REVIEWS:  metier msv 92076  music by John Casken

 

 

THE SUNDAY TIMES:
Eight works by a composer whose craftsmanship is as fastidious as his imagination is spirited. Strictly speaking, seven: for Après un silence, whose title alludes to Fauré, but indicates the breaking of a year-long creative silence, is heard as a piece for violin (Lesley Hatfield) and piano, and in Casken’s large-ensemble version. The soloist in the latter is Kyra Humphreys, and Clark Rundell conducts the RNCM Ensemble. Frenchness of idiom pervades the eloquent cor anglais concertino Infanta Marina, written for the Nash Ensemble and here performed by Ensemble 10/10 under Rundell, with the soloist Rachael Pankhurst.
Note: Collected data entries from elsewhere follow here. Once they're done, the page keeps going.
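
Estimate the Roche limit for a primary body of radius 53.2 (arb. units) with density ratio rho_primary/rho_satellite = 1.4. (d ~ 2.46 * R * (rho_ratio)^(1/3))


d_Roche = 2.46 * 53.2 * 1.4^(1/3) = 146.4051

146.4051


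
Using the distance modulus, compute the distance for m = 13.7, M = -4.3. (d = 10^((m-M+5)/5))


d = 10^((m - M + 5)/5) = 10^((13.7 - -4.3 + 5)/5) = 39810.7171

39810.7171 pc


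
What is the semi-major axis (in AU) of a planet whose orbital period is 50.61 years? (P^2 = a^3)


a = P^(2/3) = 50.61^(2/3) = 13.6823

13.6823 AU


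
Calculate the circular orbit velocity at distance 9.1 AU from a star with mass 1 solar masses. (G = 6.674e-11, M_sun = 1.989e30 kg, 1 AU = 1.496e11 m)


v = sqrt(GM/r) = sqrt(6.674e-11 * 1.989e+30 / 1.361e+12) = 9874.702

9874.702 m/s


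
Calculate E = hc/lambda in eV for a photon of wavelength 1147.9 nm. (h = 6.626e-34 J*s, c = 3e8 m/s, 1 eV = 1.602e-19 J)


E = hc/lambda = 6.626e-34 * 3e8 / 1.148e-06 = 1.732e-19 J = 1.081 eV

1.081 eV


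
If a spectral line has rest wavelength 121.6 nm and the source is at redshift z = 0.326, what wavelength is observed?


lam_obs = lam_emit * (1 + z) = 121.6 * (1 + 0.326) = 161.2416

161.2416 nm


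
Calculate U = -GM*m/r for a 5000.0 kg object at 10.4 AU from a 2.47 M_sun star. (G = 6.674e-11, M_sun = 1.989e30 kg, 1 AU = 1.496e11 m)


M = 2.47 * 1.989e30 kg = 4.91283e+30 kg; r = 10.4 AU * 1.496e11 m/AU = 1.55584e+12 m. U = -GM*m/r = -(6.674e-11 * 4.91283e+30 * 5000.0) / 1.55584e+12 = -1.054e+12

-1.054e+12 J


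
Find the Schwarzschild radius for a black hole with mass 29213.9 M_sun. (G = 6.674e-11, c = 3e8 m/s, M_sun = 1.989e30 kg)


M = 29213.9 * 1.989e30 kg = 5.81064471e+34 kg. rs = 2GM/c^2 = 2 * 6.674e-11 * 5.81064471e+34 / (3e8)^2 = 8.618e+07

8.618e+07 m


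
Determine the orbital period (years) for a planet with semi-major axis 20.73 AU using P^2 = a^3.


P = a^(3/2) = 20.73^1.5 = 94.3841

94.3841 years


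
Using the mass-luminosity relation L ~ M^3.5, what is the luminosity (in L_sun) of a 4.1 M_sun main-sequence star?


L/L_sun = (M/M_sun)^3.5 = 4.1^3.5 = 139.5544

139.5544 L_sun


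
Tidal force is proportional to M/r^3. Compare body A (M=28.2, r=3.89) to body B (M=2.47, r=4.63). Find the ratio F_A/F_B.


Ratio = (M1/r1^3) / (M2/r2^3) = (28.2/3.89^3) / (2.47/4.63^3) = 19.2507

19.2507


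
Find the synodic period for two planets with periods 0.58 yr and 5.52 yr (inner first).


1/P_syn = |1/P1 - 1/P2| = |1/0.58 - 1/5.52| => P_syn = 0.6481

0.6481 years


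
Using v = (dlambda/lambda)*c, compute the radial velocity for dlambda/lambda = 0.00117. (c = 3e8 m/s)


v = (dlambda/lambda) * c = 0.00117 * 3e8 = 351000.0

351000.0 m/s


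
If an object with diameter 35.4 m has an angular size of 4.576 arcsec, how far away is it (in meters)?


D = size / theta_rad, theta_rad = 4.576 * pi/(180*3600) = 2.219e-05, D = 1.596e+06

1.596e+06 m


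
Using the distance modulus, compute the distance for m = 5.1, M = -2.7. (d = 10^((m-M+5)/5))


d = 10^((m - M + 5)/5) = 10^((5.1 - -2.7 + 5)/5) = 363.0781

363.0781 pc


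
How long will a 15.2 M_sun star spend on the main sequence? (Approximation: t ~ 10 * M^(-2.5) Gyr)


t = 10 * M^(-2.5) = 10 * 15.2^(-2.5) = 0.0111

0.0111 Gyr


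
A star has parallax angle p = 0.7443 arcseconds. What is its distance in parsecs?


d = 1/p = 1/0.7443 = 1.3435

1.3435 pc


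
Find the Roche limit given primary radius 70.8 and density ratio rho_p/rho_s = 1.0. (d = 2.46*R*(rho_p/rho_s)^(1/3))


d_Roche = 2.46 * 70.8 * 1.0^(1/3) = 174.168

174.168


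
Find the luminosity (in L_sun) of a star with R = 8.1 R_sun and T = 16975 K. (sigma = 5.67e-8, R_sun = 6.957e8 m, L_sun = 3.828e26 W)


R = 8.1 * 6.957e8 m = 5.63517e+09 m. L = 4*pi*R^2*sigma*T^4 = 4*pi*(5.63517e+09)^2 * 5.67e-8 * 16975^4 = 1.878650962e+30 W. L/L_sun = 1.878650962e+30 / 3.828e26 = 4907.6566

4907.6566 L_sun


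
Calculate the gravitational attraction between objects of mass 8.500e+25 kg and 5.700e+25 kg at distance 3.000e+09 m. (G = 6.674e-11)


F = G*m1*m2/r^2 = 6.674e-11 * 8.500e+25 * 5.700e+25 / (3.000e+09)^2 = 6.674e-11 * 4.845e+51 / 9.000e+18 = 3.593e+22

3.593e+22 N


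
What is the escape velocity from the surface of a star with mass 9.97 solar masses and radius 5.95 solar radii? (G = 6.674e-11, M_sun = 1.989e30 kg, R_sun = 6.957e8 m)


M = 9.97 * 1.989e30 kg = 1.983033e+31 kg; R = 5.95 * 6.957e8 m = 4.139415e+09 m. v_esc = sqrt(2GM/R) = sqrt(2 * 6.674e-11 * 1.983033e+31 / 4.139415e+09) = 799656.7088

799656.7088 m/s


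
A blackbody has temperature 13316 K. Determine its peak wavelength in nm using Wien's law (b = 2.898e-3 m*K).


lam_max = b / T = 2.898e-3 / 13316 = 2.176e-07 m = 217.6329 nm

217.6329 nm


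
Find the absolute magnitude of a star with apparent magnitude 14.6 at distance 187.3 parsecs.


M = m - 5*log10(d) + 5 = 14.6 - 5*log10(187.3) + 5 = 8.2373

8.2373


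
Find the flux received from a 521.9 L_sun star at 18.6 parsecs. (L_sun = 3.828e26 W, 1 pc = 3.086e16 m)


F = L / (4*pi*d^2) = 1.998e+29 / (4*pi*(5.740e+17)^2) = 4.825e-08

4.825e-08 W/m^2


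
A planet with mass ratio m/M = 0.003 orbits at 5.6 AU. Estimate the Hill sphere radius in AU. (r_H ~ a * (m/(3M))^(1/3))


r_H = a * (m/3M)^(1/3) = 5.6 * (0.003/3)^(1/3) = 0.56

0.56 AU


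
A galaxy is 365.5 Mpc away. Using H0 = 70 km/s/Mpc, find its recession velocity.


v = H0 * d = 70 * 365.5 = 25585.0

25585.0 km/s


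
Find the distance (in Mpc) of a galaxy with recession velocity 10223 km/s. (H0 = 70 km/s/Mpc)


d = v / H0 = 10223 / 70 = 146.0429

146.0429 Mpc


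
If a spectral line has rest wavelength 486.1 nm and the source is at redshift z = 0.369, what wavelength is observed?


lam_obs = lam_emit * (1 + z) = 486.1 * (1 + 0.369) = 665.4709

665.4709 nm


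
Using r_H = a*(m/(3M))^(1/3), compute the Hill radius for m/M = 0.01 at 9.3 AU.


r_H = a * (m/3M)^(1/3) = 9.3 * (0.01/3)^(1/3) = 1.3892

1.3892 AU


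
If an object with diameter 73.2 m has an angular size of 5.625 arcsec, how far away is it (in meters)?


D = size / theta_rad, theta_rad = 5.625 * pi/(180*3600) = 2.727e-05, D = 2.684e+06

2.684e+06 m


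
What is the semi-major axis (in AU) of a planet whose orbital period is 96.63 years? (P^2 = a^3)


a = P^(2/3) = 96.63^(2/3) = 21.0576

21.0576 AU


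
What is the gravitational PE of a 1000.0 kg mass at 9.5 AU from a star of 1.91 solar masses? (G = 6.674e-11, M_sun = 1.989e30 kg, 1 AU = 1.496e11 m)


M = 1.91 * 1.989e30 kg = 3.79899e+30 kg; r = 9.5 AU * 1.496e11 m/AU = 1.4212e+12 m. U = -GM*m/r = -(6.674e-11 * 3.79899e+30 * 1000.0) / 1.4212e+12 = -1.784e+11

-1.784e+11 J


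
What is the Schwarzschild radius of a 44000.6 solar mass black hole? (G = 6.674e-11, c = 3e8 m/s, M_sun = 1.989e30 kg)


M = 44000.6 * 1.989e30 kg = 8.75171934e+34 kg. rs = 2GM/c^2 = 2 * 6.674e-11 * 8.75171934e+34 / (3e8)^2 = 1.298e+08

1.298e+08 m


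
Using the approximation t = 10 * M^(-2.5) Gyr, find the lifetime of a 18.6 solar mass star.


t = 10 * M^(-2.5) = 10 * 18.6^(-2.5) = 0.0067

0.0067 Gyr


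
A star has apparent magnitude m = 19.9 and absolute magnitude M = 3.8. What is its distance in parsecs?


d = 10^((m - M + 5)/5) = 10^((19.9 - 3.8 + 5)/5) = 16595.8691

16595.8691 pc


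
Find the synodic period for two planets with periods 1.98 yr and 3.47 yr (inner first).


1/P_syn = |1/P1 - 1/P2| = |1/1.98 - 1/3.47| => P_syn = 4.6111

4.6111 years


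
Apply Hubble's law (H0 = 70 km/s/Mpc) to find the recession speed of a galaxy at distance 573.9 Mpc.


v = H0 * d = 70 * 573.9 = 40173.0

40173.0 km/s


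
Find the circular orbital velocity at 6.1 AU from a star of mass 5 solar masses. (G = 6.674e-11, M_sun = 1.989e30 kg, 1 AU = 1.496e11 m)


v = sqrt(GM/r) = sqrt(6.674e-11 * 9.945e+30 / 9.126e+11) = 26968.9961

26968.9961 m/s


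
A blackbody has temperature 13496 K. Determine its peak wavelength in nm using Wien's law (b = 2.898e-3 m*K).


lam_max = b / T = 2.898e-3 / 13496 = 2.147e-07 m = 214.7303 nm

214.7303 nm


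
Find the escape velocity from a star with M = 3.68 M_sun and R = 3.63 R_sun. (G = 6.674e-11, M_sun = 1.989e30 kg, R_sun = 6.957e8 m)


M = 3.68 * 1.989e30 kg = 7.31952e+30 kg; R = 3.63 * 6.957e8 m = 2.525391e+09 m. v_esc = sqrt(2GM/R) = sqrt(2 * 6.674e-11 * 7.31952e+30 / 2.525391e+09) = 621992.4108

621992.4108 m/s


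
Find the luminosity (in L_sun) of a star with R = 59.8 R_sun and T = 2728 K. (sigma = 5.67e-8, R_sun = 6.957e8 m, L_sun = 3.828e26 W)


R = 59.8 * 6.957e8 m = 4.160286e+10 m. L = 4*pi*R^2*sigma*T^4 = 4*pi*(4.160286e+10)^2 * 5.67e-8 * 2728^4 = 6.829938004e+28 W. L/L_sun = 6.829938004e+28 / 3.828e26 = 178.4205

178.4205 L_sun


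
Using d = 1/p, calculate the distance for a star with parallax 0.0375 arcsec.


d = 1/p = 1/0.0375 = 26.6667

26.6667 pc


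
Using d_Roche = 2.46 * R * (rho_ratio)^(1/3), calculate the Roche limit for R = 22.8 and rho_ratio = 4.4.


d_Roche = 2.46 * 22.8 * 4.4^(1/3) = 91.9082

91.9082


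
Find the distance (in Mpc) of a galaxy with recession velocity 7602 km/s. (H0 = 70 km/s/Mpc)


d = v / H0 = 7602 / 70 = 108.6

108.6 Mpc


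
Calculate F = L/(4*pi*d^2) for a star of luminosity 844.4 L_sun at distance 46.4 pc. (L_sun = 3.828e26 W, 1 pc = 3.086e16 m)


F = L / (4*pi*d^2) = 3.232e+29 / (4*pi*(1.432e+18)^2) = 1.255e-08

1.255e-08 W/m^2


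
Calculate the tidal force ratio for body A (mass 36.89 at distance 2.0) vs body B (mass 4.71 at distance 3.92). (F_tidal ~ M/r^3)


Ratio = (M1/r1^3) / (M2/r2^3) = (36.89/2.0^3) / (4.71/3.92^3) = 58.9734

58.9734


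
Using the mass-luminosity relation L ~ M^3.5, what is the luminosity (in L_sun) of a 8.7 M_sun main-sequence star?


L/L_sun = (M/M_sun)^3.5 = 8.7^3.5 = 1942.3048

1942.3048 L_sun


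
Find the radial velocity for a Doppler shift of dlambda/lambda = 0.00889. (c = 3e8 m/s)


v = (dlambda/lambda) * c = 0.00889 * 3e8 = 2.667e+06

2.667e+06 m/s


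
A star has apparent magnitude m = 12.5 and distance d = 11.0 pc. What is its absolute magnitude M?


M = m - 5*log10(d) + 5 = 12.5 - 5*log10(11.0) + 5 = 12.293

12.293


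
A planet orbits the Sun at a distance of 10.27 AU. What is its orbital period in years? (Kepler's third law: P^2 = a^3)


P = a^(3/2) = 10.27^1.5 = 32.9121

32.9121 years


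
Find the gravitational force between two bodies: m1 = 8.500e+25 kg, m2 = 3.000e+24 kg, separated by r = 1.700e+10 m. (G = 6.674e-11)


F = G*m1*m2/r^2 = 6.674e-11 * 8.500e+25 * 3.000e+24 / (1.700e+10)^2 = 6.674e-11 * 2.550e+50 / 2.890e+20 = 5.889e+19

5.889e+19 N


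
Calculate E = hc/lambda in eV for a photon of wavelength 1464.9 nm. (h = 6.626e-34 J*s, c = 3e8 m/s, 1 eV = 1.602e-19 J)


E = hc/lambda = 6.626e-34 * 3e8 / 1.465e-06 = 1.357e-19 J = 0.847 eV

0.847 eV


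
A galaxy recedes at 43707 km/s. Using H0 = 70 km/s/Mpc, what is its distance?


d = v / H0 = 43707 / 70 = 624.3857

624.3857 Mpc


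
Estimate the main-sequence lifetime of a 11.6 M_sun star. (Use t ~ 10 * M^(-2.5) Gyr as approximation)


t = 10 * M^(-2.5) = 10 * 11.6^(-2.5) = 0.0218

0.0218 Gyr


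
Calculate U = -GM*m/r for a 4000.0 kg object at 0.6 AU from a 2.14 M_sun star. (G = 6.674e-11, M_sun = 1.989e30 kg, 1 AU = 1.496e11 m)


M = 2.14 * 1.989e30 kg = 4.25646e+30 kg; r = 0.6 AU * 1.496e11 m/AU = 8.976e+10 m. U = -GM*m/r = -(6.674e-11 * 4.25646e+30 * 4000.0) / 8.976e+10 = -1.266e+13

-1.266e+13 J


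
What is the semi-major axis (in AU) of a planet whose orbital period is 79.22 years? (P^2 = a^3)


a = P^(2/3) = 79.22^(2/3) = 18.4455

18.4455 AU


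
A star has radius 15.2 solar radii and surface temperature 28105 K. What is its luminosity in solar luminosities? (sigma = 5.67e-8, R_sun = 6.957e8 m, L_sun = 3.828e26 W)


R = 15.2 * 6.957e8 m = 1.057464e+10 m. L = 4*pi*R^2*sigma*T^4 = 4*pi*(1.057464e+10)^2 * 5.67e-8 * 28105^4 = 4.971168272e+31 W. L/L_sun = 4.971168272e+31 / 3.828e26 = 129863.33

129863.33 L_sun


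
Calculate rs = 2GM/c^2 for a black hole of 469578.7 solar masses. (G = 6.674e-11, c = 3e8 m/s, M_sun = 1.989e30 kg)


M = 469578.7 * 1.989e30 kg = 9.339920343e+35 kg. rs = 2GM/c^2 = 2 * 6.674e-11 * 9.339920343e+35 / (3e8)^2 = 1.385e+09

1.385e+09 m


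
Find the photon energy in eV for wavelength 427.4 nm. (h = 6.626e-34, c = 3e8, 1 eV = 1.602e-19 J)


E = hc/lambda = 6.626e-34 * 3e8 / 4.274e-07 = 4.651e-19 J = 2.9032 eV

2.9032 eV


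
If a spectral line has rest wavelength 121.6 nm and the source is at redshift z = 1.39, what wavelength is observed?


lam_obs = lam_emit * (1 + z) = 121.6 * (1 + 1.39) = 290.624

290.624 nm


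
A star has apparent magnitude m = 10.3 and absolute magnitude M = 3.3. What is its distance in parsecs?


d = 10^((m - M + 5)/5) = 10^((10.3 - 3.3 + 5)/5) = 251.1886

251.1886 pc


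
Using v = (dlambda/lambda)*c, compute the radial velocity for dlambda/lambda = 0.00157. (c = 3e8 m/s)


v = (dlambda/lambda) * c = 0.00157 * 3e8 = 471000.0

471000.0 m/s


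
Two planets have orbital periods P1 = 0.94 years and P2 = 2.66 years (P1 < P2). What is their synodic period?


1/P_syn = |1/P1 - 1/P2| = |1/0.94 - 1/2.66| => P_syn = 1.4537

1.4537 years


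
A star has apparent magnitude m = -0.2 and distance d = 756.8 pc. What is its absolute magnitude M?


M = m - 5*log10(d) + 5 = -0.2 - 5*log10(756.8) + 5 = -9.5949

-9.5949


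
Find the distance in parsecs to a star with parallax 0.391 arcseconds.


d = 1/p = 1/0.391 = 2.5575

2.5575 pc


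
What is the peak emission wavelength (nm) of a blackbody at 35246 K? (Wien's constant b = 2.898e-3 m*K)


lam_max = b / T = 2.898e-3 / 35246 = 8.222e-08 m = 82.2221 nm

82.2221 nm


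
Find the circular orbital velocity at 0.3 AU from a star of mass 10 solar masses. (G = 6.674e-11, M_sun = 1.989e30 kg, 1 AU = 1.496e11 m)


v = sqrt(GM/r) = sqrt(6.674e-11 * 1.989e+31 / 4.488e+10) = 171982.4251

171982.4251 m/s


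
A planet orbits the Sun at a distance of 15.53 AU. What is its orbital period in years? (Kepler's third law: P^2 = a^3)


P = a^(3/2) = 15.53^1.5 = 61.2008

61.2008 years


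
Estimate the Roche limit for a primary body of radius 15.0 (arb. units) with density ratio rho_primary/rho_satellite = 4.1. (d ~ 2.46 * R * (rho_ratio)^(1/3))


d_Roche = 2.46 * 15.0 * 4.1^(1/3) = 59.0592

59.0592


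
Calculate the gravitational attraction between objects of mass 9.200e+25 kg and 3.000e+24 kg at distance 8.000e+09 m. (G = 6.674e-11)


F = G*m1*m2/r^2 = 6.674e-11 * 9.200e+25 * 3.000e+24 / (8.000e+09)^2 = 6.674e-11 * 2.760e+50 / 6.400e+19 = 2.878e+20

2.878e+20 N


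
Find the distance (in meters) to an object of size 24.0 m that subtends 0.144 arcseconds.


D = size / theta_rad, theta_rad = 0.144 * pi/(180*3600) = 6.981e-07, D = 3.438e+07

3.438e+07 m


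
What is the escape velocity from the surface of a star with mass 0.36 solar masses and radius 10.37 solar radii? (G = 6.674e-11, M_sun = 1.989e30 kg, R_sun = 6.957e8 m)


M = 0.36 * 1.989e30 kg = 7.1604e+29 kg; R = 10.37 * 6.957e8 m = 7.214409e+09 m. v_esc = sqrt(2GM/R) = sqrt(2 * 6.674e-11 * 7.1604e+29 / 7.214409e+09) = 115100.2749

115100.2749 m/s


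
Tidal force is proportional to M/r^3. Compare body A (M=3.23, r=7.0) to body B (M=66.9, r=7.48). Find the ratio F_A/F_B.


Ratio = (M1/r1^3) / (M2/r2^3) = (3.23/7.0^3) / (66.9/7.48^3) = 0.0589

0.0589


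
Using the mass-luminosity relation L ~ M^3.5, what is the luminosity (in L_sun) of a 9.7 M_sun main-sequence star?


L/L_sun = (M/M_sun)^3.5 = 9.7^3.5 = 2842.5039

2842.5039 L_sun


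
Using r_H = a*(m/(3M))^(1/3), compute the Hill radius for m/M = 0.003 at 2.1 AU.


r_H = a * (m/3M)^(1/3) = 2.1 * (0.003/3)^(1/3) = 0.21

0.21 AU


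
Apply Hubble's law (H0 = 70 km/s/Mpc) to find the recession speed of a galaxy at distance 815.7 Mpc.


v = H0 * d = 70 * 815.7 = 57099.0

57099.0 km/s


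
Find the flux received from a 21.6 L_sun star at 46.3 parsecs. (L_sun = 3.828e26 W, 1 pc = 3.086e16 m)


F = L / (4*pi*d^2) = 8.268e+27 / (4*pi*(1.429e+18)^2) = 3.223e-10

3.223e-10 W/m^2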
Firewhirl, for soprano (Patricia Rozario) and ensemble, is a folk-inflected depiction of Finnish midsummer revels.
Paul Driver

THE GUARDIAN:
This useful survey of pieces by John Casken, all but one of them appearing on disc for the first time, covers more than 20 years of his development as a composer. The earliest scores - the 1978 ensemble piece Amarantos, the highly charged Firewhirl, a 1980 setting of a George Macbeth poem, and the busy two-piano Salamandra from 1986 - show Casken still sorting his influences. The later music - Infanta Marina from 1994, Distant Variations for saxophone quartet and wind band (1996), and the two versions (for solo violin with piano and ensemble accompaniments) of Après un Silence (1998), show more cool craftsmanship and less vivid invention though, as these performances show, the understanding of instrumental capabilities is totally assured.
Andrew Clements

MUSICAL POINTERS:
Here is another useful compendium of music by Manchester based composer and teacher John Casken (b.1949), covering some 20 years of his compositional life. He is an adaptable composer, well represented on CD, whose idiom is accessible-modernist. Each of these eight works is c. a quarter of an hour in duration. Most of the music has literary or dramatic triggers, more relevant perhaps to the composer himself than always to listeners? Of interest also, is that Casken is a painter and provides his own cover illustration. It is good to have the two versions of Après un silence, to give insight into how he works. I was especially glad to hear again the two-piano Salamandra, which I remember vividly from an early performance in 1986 by the same artists who have joined forces again to record it. The Piano Quartet was a Domus commission, an opportunity to remind readers about my best musical read last year, Beyond the Notes by Susan Tomes. Firewhirl sets a George Macbeth poem about revels in Finland; the words are impossible to follow (always difficult with high-lying soprano lines) and the text is not supplied; the six pages of biography could have been shortened to make room for the poem? The recordings (1992 & 1993 in Manchester) are good and the production is of Metier's usual high standard. We thought the cover picture was shown upside-down, but the composer/painter disagrees!
Peter Grahame Woolf

LIVERPOOL DAILY POST:
I mentioned recently a CD of music by Gary Carpenter, played by Ensemble 10/10. They also play music by Manchester University-based John Casken, ona disc from Metier, on which Clark Rundell conducts. Infanta Maria has Rachel Pankhurst, the cor anglais soloist. Soprano Patricia Rozaric is soprano in Firewhirl and there’s Amarantos for small ensemble. Psappha plays the Piano Quartet. There is Balamandra, a Fire Haunt for two pianos played by Andrew Ball and Julian Jacobson, and RNCM groups play Distant Variations for saxophone quartet and ensemble, and Apres un Silence is heard in violin and piano and ensemble versions. This approachable music is well played on this 2CD set.